When spring rolled around, I realized I didn’t have a lightweight jacket to chuck-on for chillier days. Actually, I lie. I do have a few jackets, but nothing easy and versatile to compliment my growing Edwardian-inspired wardrobe.
Enter the Eton Jacket by Truly Victorian Patterns!
Drafted from an original 1890s pattern, it’s a close-fitting, lined jacket that hangs open in the front
While I love the dramatic puffed sleeves of that era, I wanted something a little more subdued, something I could easily dress up or down … like my leather jacket that goes with just about anything!
This pattern seemed to tick all those boxes.
Sizing & Fit
The pattern doesn’t lie when it says it uses unconventional sizing methods. However they do a good amount of hand-holding when it comes to figuring which size to cut out for yourself.
They have you take a few body measurements, and do very minimal mathing — don’t worry! They give you helpful examples.
For the back pieces, I cut out a size E, and for the front pieces, a size A. I then trued ALL of those pieces to have a size C waist size. Simple!
Verdict: It fits like a glove!
Again, I was aiming for modern/historically-inspired. To achieve this, I decided to reduce the volume of the sleeve cap/pouf. Because let’s face it, in the 1890s … their sleeve caps went to eleven!
This is where I hit a roadblock. While I’ve been sewing for nearly five years, my fitting/adjustment skills still need a lot of work.
The books I have and the internet had a plethora of methods for adding–in sleeve volume, but nothing on how to reduce it.
Plus, the sleeve pattern I was working with had a wonky shape so I really didn’t know where to begin.
So I phoned a friend.
Amy, if you’re reading this … Cauldron bless you! She walked me through everything. And because I couldn’t find a tutorial out there, I figured I’d pass along the knowledge here:
Hopefully the illustrations I made above make sense …
Fig. 1: I drew slash lines (red), slashed the horizontal lines (sleeve cap and lower arm) and set those pieces aside. I then slashed down the vertical lines.
Fig. 2: I then pivoted the vertical lines inward from the bottom center point, lowered the height of the sleeve cap, and re-joined the lower arm at the base of the pivot point.
Fig. 3: Finally, I taped everything in place, trued-up all the edges … and that’s all there is to it!

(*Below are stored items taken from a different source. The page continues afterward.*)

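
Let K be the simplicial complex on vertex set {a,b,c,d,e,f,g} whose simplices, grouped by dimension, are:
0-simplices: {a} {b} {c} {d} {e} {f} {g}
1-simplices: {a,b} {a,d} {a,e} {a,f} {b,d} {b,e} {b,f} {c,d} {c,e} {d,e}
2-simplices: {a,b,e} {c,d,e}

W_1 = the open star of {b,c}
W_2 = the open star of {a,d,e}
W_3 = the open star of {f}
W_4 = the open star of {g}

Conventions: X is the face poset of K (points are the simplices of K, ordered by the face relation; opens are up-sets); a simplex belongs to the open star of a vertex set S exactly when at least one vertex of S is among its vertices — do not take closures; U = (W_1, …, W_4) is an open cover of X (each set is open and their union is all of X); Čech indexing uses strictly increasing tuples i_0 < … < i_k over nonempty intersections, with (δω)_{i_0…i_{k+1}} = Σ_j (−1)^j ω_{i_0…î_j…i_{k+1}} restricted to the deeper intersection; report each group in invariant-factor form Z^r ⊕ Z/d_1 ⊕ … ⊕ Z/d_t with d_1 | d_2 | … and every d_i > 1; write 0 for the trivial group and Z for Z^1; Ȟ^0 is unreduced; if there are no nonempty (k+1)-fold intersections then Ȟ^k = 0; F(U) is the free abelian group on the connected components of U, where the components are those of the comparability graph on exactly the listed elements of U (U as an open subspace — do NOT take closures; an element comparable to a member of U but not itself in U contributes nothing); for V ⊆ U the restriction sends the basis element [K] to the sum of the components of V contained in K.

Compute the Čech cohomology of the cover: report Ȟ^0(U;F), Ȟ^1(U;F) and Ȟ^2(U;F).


Ȟ^0 = Z^2, Ȟ^1 = Z^2, Ȟ^2 = 0

cover nerve:
  W1={{b},{c},{a,b},{b,d},{b,e},{b,f},{c,d},{c,e},{a,b,e},{c,d,e}} W2={{a},{d},{e},{a,b},{a,d},{a,e},{a,f},{b,d},{b,e},{c,d},{c,e},{d,e},{a,b,e},{c,d,e}} W3={{f},{a,f},{b,f}} W4={{g}}
  W12={{a,b},{b,d},{b,e},{c,d},{c,e},{a,b,e},{c,d,e}} W13={{b,f}} W23={{a,f}}
components per intersection:
  W1: {{b},{a,b},{b,d},{b,e},{b,f},{a,b,e}} {{c},{c,d},{c,e},{c,d,e}}
  W2: {{a},{d},{e},{a,b},{a,d},{a,e},{a,f},{b,d},{b,e},{c,d},{c,e},{d,e},{a,b,e},{c,d,e}}
  W3: {{f},{a,f},{b,f}}
  W4: {{g}}
  W12: {{a,b},{b,e},{a,b,e}} {{b,d}} {{c,d},{c,e},{c,d,e}}
  W13: {{b,f}}
  W23: {{a,f}}
C dims 5,5; δ0: rk 3, SNF 1^3
Ȟ^0: (5−3)−0=2 ⇒ Z^2
Ȟ^1: (5−0)−3=2 ⇒ Z^2
Ȟ^2: (0−0)−0=0 ⇒ 0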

I literally did a stupid happy dance after Amy broke things down for me and I was able to make it work. Mind blown! Thank you, Lady!!
The only other modification I made was adding sleeve linings since the pattern instructs to create a lining for the bodice only. I didn’t like the idea of having no additional insulation and raw edges next-to-skin on my arms.
I didn’t do anything different. I just repeated the steps for the fashion fabric with the lining fabric and whip-stitched the lining in place at the waistline and the cuffs. A little extra work, but so worth it!
Unexpected bonus: the sleeve lining helps give body/structure to the sleeve cap!
For this project I used Kaufman Lush Black Velveteen which is a medium weight 100% Cotton. I found it very easy to work with, and while you’re not supposed to iron on velvet directly, it handled pressing very well!
The lining is far from luxurious. I purchased 4 yards of this lightweight polyester black/taupe pinstripe at an Odd Job in Cape Cod, when I was still relatively new to sewing and didn’t know much about fabrics. It resembled dupioni silk and for $6 … I thought, “What a bargain!”
It’s been sitting in my stash for a few years now, reluctant to use it because … synthetics. But when this pattern came into my life, I finally knew what to do with it!
This pattern came together so fast and so simple, it seemed too good to be true! Again, save for the sleeve alteration, this was super quick and easy pattern to whip-up. From start to finish, I’d say a seasoned sewist could make one up in about 5 hours — the sleeve gathers and hand stitching being the most time-consuming.
One neat feature about this pattern should also mention is that Truly Victorian offers an add-on pack of sleeve that are compatible. Brilliant!
I’m completely smitten with my new jacket and it’s going to get plenty of wear this spring! Needless to say, I’ll definitely be making another … maybe even try my hand at a bit of tailoring!